Rehab Reviews

We the People (Have Been Alcoholics Since the 1700s)

This post was originally published on April 8, 2015.

In 1790, a man named Benjamin Rush, one of the signers of the Declaration of Independence, was a proponent of the temperance movement against alcoholic beverages. This was the old-timey version of the “War on Drugs” and it was just as effective, meaning it was not particularly effective at all.

Not Rushing to Conclusions

Rush drew up an historical chart called the “Moral and Physical Thermometer” that described the dangers of alcoholism. Turns out, the dangers are about the same as they are today and alcohol has been a problem for people for a long time.

Well, of course! Old-timey people don’t want to miss out on all the fun. And why should they? Nothing was more boring than life in the 1800’s. The men wore wigs (hot, itchy) and the women wore corsets (tight, super tight!). Who wouldn’t drink? I like the idea of our nation’s founding fathers working on the Declaration of Independence all day, then high-fiving and heading to a tavern for some drinks, darts and hitting on women who are way out of their league. Then waking up with ye olde hangover, walk of shaming themselves back to Constitution Hall and doing it all over again. All the while, hoping to God the Liberty Bell doesn’t ring.

Look, I Get It

There’s no question that as long as there has been alcohol, there has been a problem with alcohol. Have you ever toured a Natural History Museum? They often have ancient relics from past civilizations. Many are weapons, some are grooming tools, and lots are containers for liquids like this one. My bet is that they were not for carrying fancy water.

Ever since people figured out that old fruit ferments to an intoxicating liquid, there was someone daring someone else to drink it all while clapping and chanting, “Chug! Chug! Chug!” No doubt prehistoric man got crazy around the campfire sometimes while drinking Clan of the Cave Beer or sipping Neanderthal-tinis. Even back then, I’m sure someone took it way too far, picked a fight with a T-Rex, tried to ride home on his Brontosaurus, rear-ended a Triceratops, blacked out and then woke up face-down and naked in a neighboring cave, coming to and asking, “Dude, where’s my dinosaur?”

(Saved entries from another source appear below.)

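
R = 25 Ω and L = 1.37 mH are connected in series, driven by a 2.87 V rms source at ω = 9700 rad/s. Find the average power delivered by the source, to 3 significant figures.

257 mW

X_L = ωL = 13.3 Ω
Z = 25.0 + j13.3 Ω
|Z| = √(25.0² + 13.3²) = 28.3 Ω
∠Z = arctan(13.3/25.0) = 28.0°
I = V/|Z| = 101 mA
P = VI cos φ = 2.87 × 0.101 × cos(28.0°) = 257 mW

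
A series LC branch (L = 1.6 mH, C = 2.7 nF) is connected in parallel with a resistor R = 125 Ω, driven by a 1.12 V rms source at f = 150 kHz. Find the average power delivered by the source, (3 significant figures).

10.0 mW

ω = 2πf = 942500 rad/s
X_L = ωL = 1510 Ω
X_C = 1/(ωC) = 393 Ω
Branch 1: Z₁ = R = 125 Ω
Branch 2 (series LC): Z₂ = j(X_L − X_C) = j1110 Ω
Parallel: Z = Z₁Z₂/(Z₁+Z₂), |Z| = 124 Ω, ∠Z = 6.40°
I = V/|Z| = 9.02 mA
P = VI cos φ = 1.12 × 0.00902 × cos(6.40°) = 10.0 mW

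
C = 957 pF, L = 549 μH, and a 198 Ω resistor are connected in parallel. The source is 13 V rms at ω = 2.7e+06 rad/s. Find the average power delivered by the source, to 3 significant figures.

854 mW

X_L = ωL = 1480 Ω
X_C = 1/(ωC) = 387 Ω
Parallel: admittances add. Y = 1/R + 1/(jωL) + jωC
Y = (0.00505 + j0.00191) S
|Y| = 0.00540 S → |Z| = 1/|Y| = 185 Ω, ∠Z = −∠Y = -20.7°
I = V/|Z| = 70.2 mA
P = VI cos φ = 13 × 0.0702 × cos(-20.7°) = 854 mW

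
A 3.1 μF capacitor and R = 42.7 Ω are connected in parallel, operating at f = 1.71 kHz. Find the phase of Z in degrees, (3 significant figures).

-54.9°

ω = 2πf = 10740 rad/s
X_C = 1/(ωC) = 30.0 Ω
Parallel: admittances add. Y = 1/R + jωC
Y = (0.0234 + j0.0333) S
|Y| = 0.0407 S → |Z| = 1/|Y| = 24.6 Ω, ∠Z = −∠Y = -54.9°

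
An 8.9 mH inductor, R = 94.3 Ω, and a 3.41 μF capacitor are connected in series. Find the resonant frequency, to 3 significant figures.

914 Hz

ω₀ = 1/√(LC) = 1/√(0.0089 × 3.41e-06) = 5740 rad/s
f₀ = ω₀/(2π) = 914 Hz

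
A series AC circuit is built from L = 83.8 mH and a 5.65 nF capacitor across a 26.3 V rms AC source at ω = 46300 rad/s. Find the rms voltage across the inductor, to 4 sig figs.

X_L = ωL = 3880 Ω
X_C = 1/(ωC) = 3823 Ω
Net reactance X = X_L − X_C = 57.24 Ω
Z = j57.24 Ω
|Z| = √(0² + 57.24²) = 57.24 Ω
I = V/|Z| = 459.5 mA
V_L = I·|Z_L| = 0.4595 × 3880 = 1783 V

1783 V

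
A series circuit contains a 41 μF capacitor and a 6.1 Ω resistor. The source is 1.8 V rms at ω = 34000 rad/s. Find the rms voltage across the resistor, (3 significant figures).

1.79 V

X_C = 1/(ωC) = 0.717 Ω
Z = 6.10 − j0.717 Ω
|Z| = √(6.10² + 0.717²) = 6.14 Ω
I = V/|Z| = 293 mA
V_R = I·|Z_R| = 0.293 × 6.10 = 1.79 V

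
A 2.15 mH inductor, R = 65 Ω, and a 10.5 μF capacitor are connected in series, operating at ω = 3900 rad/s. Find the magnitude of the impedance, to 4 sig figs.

X_L = ωL = 8.385 Ω
X_C = 1/(ωC) = 24.42 Ω
Net reactance X = X_L − X_C = -16.04 Ω
Z = 65.00 − j16.04 Ω
|Z| = √(65.00² + 16.04²) = 66.95 Ω

66.95 Ω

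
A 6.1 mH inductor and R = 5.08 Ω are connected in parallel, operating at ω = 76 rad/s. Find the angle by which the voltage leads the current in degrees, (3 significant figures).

84.8°

X_L = ωL = 0.464 Ω
Parallel: admittances add. Y = 1/R + 1/(jωL)
Y = (0.197 − j2.16) S
|Y| = 2.17 S → |Z| = 1/|Y| = 0.462 Ω, ∠Z = −∠Y = 84.8°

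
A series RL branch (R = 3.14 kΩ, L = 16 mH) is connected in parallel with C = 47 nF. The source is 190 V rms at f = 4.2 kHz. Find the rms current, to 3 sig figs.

ω = 2πf = 26390 rad/s
X_L = ωL = 422 Ω
X_C = 1/(ωC) = 806 Ω
Branch 1 (R+jX_L): Z₁ = 3140 + j422 Ω, |Z₁| = 3170 Ω
Branch 2 (−jX_C): Z₂ = −j806 Ω
Parallel: Z = Z₁Z₂/(Z₁+Z₂), |Z| = 807 Ω, ∠Z = -75.4°
I = V/|Z| = 190/807 = 235 mA

235 mA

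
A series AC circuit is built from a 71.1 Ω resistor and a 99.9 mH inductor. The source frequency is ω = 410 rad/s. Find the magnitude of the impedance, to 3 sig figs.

X_L = ωL = 41.0 Ω
Z = 71.1 + j41.0 Ω
|Z| = √(71.1² + 41.0²) = 82.1 Ω

82.1 Ω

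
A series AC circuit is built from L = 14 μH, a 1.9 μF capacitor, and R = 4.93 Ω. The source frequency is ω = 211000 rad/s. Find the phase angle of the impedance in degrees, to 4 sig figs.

5.326°

X_L = ωL = 2.954 Ω
X_C = 1/(ωC) = 2.494 Ω
Net reactance X = X_L − X_C = 0.4596 Ω
Z = 4.930 + j0.4596 Ω
|Z| = √(4.930² + 0.4596²) = 4.951 Ω
∠Z = arctan(0.4596/4.930) = 5.326°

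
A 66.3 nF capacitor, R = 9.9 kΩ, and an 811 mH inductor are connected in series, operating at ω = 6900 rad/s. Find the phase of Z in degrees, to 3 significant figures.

X_L = ωL = 5600 Ω
X_C = 1/(ωC) = 2190 Ω
Net reactance X = X_L − X_C = 3410 Ω
Z = 9900 + j3410 Ω
|Z| = √(9900² + 3410²) = 10500 Ω
∠Z = arctan(3410/9900) = 19.0°

19.0°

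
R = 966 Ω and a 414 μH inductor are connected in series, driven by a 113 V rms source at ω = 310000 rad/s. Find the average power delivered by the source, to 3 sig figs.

13.0 W

X_L = ωL = 128 Ω
Z = 966 + j128 Ω
|Z| = √(966² + 128²) = 974 Ω
∠Z = arctan(128/966) = 7.57°
I = V/|Z| = 116 mA
P = VI cos φ = 113 × 0.116 × cos(7.57°) = 13.0 W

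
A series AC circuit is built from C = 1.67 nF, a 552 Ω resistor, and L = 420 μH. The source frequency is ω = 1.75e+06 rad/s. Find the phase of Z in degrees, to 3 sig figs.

X_L = ωL = 735 Ω
X_C = 1/(ωC) = 342 Ω
Net reactance X = X_L − X_C = 393 Ω
Z = 552 + j393 Ω
|Z| = √(552² + 393²) = 678 Ω
∠Z = arctan(393/552) = 35.4°

35.4°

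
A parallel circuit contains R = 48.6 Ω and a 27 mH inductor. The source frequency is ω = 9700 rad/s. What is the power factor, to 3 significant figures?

X_L = ωL = 262 Ω
Parallel: admittances add. Y = 1/R + 1/(jωL)
Y = (0.0206 − j0.00382) S
|Y| = 0.0209 S → |Z| = 1/|Y| = 47.8 Ω, ∠Z = −∠Y = 10.5°
cos φ = cos(10.5°) = 0.983

0.983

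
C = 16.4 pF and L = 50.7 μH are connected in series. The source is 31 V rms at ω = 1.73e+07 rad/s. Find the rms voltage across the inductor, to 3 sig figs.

X_L = ωL = 877 Ω
X_C = 1/(ωC) = 3520 Ω
Net reactance X = X_L − X_C = -2650 Ω
Z = − j2650 Ω
|Z| = √(0² + 2650²) = 2650 Ω
I = V/|Z| = 11.7 mA
V_L = I·|Z_L| = 0.0117 × 877 = 10.3 V

10.3 V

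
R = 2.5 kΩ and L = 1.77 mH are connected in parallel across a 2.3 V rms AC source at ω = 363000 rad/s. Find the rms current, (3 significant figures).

X_L = ωL = 643 Ω
Parallel: admittances add. Y = 1/R + 1/(jωL)
Y = (0.000400 − j0.00156) S
|Y| = 0.00161 S → |Z| = 1/|Y| = 622 Ω, ∠Z = −∠Y = 75.6°
I = V/|Z| = 2.3/622 = 3.70 mA

3.70 mA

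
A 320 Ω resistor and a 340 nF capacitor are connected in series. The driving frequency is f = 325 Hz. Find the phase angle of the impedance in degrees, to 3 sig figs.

ω = 2πf = 2042 rad/s
X_C = 1/(ωC) = 1440 Ω
Z = 320 − j1440 Ω
|Z| = √(320² + 1440²) = 1480 Ω
∠Z = arctan(-1440/320) = -77.5°

-77.5°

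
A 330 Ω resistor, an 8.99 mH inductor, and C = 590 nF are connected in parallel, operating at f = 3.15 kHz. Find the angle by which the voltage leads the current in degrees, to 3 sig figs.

-63.4°

ω = 2πf = 19790 rad/s
X_L = ωL = 178 Ω
X_C = 1/(ωC) = 85.6 Ω
Parallel: admittances add. Y = 1/R + 1/(jωL) + jωC
Y = (0.00303 + j0.00606) S
|Y| = 0.00677 S → |Z| = 1/|Y| = 148 Ω, ∠Z = −∠Y = -63.4°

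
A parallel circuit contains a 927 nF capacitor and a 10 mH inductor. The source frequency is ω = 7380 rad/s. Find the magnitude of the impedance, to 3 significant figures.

X_L = ωL = 73.8 Ω
X_C = 1/(ωC) = 146 Ω
Parallel: admittances add. Y = 1/(jωL) + jωC
Y = (0 − j0.00671) S
|Y| = 0.00671 S → |Z| = 1/|Y| = 149 Ω, ∠Z = −∠Y = 90.0°

149 Ω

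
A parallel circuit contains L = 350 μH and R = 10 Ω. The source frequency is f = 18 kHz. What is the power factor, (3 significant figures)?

0.970

ω = 2πf = 113100 rad/s
X_L = ωL = 39.6 Ω
Parallel: admittances add. Y = 1/R + 1/(jωL)
Y = (0.100 − j0.0253) S
|Y| = 0.103 S → |Z| = 1/|Y| = 9.70 Ω, ∠Z = −∠Y = 14.2°
cos φ = cos(14.2°) = 0.970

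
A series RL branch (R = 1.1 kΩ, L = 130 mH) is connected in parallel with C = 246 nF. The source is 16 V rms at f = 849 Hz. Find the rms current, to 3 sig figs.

17.8 mA

ω = 2πf = 5334 rad/s
X_L = ωL = 693 Ω
X_C = 1/(ωC) = 762 Ω
Branch 1 (R+jX_L): Z₁ = 1100 + j693 Ω, |Z₁| = 1300 Ω
Branch 2 (−jX_C): Z₂ = −j762 Ω
Parallel: Z = Z₁Z₂/(Z₁+Z₂), |Z| = 899 Ω, ∠Z = -54.2°
I = V/|Z| = 16/899 = 17.8 mA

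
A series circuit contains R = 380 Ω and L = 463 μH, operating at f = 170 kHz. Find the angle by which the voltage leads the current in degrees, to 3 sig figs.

ω = 2πf = 1.068e+06 rad/s
X_L = ωL = 495 Ω
Z = 380 + j495 Ω
|Z| = √(380² + 495²) = 624 Ω
∠Z = arctan(495/380) = 52.5°

52.5°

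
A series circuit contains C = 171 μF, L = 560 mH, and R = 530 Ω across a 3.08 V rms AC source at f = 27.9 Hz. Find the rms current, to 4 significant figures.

ω = 2πf = 175.3 rad/s
X_L = ωL = 98.17 Ω
X_C = 1/(ωC) = 33.36 Ω
Net reactance X = X_L − X_C = 64.81 Ω
Z = 530.0 + j64.81 Ω
|Z| = √(530.0² + 64.81²) = 533.9 Ω
I = V/|Z| = 3.08/533.9 = 5.768 mA

5.768 mA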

Okay, fine, dinosaurs were extinct 66 million years before humans arrived, but that’s not how it was depicted in cartoons growing up and that’s where I got most of my news during my formative years. It’s hard to shake the image.

Holy Men and Nasty Drinks

Alcohol in history isn’t talked about enough. I know what it looks like now, and I’m interested in how different and how similar it’s always been. For instance, Trappist monks are known for making beer. Yes, they are monks. They are holy men of the cloth. But on some level, aren’t they also just bros brewing suds? Do they ever high-five over a great batch? Do they ever at least want to?

I can’t prove it, but I have a strong theory that a lot of Egyptian Hieroglyphs are recipes for cocktails.

Even in Benjamin Rush’s chart in Smithsonian, it lists drinks I’m familiar with and some I’ve never imagined. There’s beer and cider and stuff called “flip” and “shrub.” Flip supposedly made people sick and is listed as a mix of “rum, beer, molasses and eggs.” Of course that made people sick! It makes me sick just to think about it. It’s never a good idea to mix breakfast with alcohol.

Truth is, I can’t always relate to things that have happened in the past. The fashion is unfamiliar and the language is often formal and stilted. But when they talk about old-timey alcohol use, I can see it. I can understand people in the Days of Yore. I’m certain that wherever and whenever alcohol is used, someone is finding a way to abuse it. There is just no putting the brakes on for some of us. And in that way, I completely relate.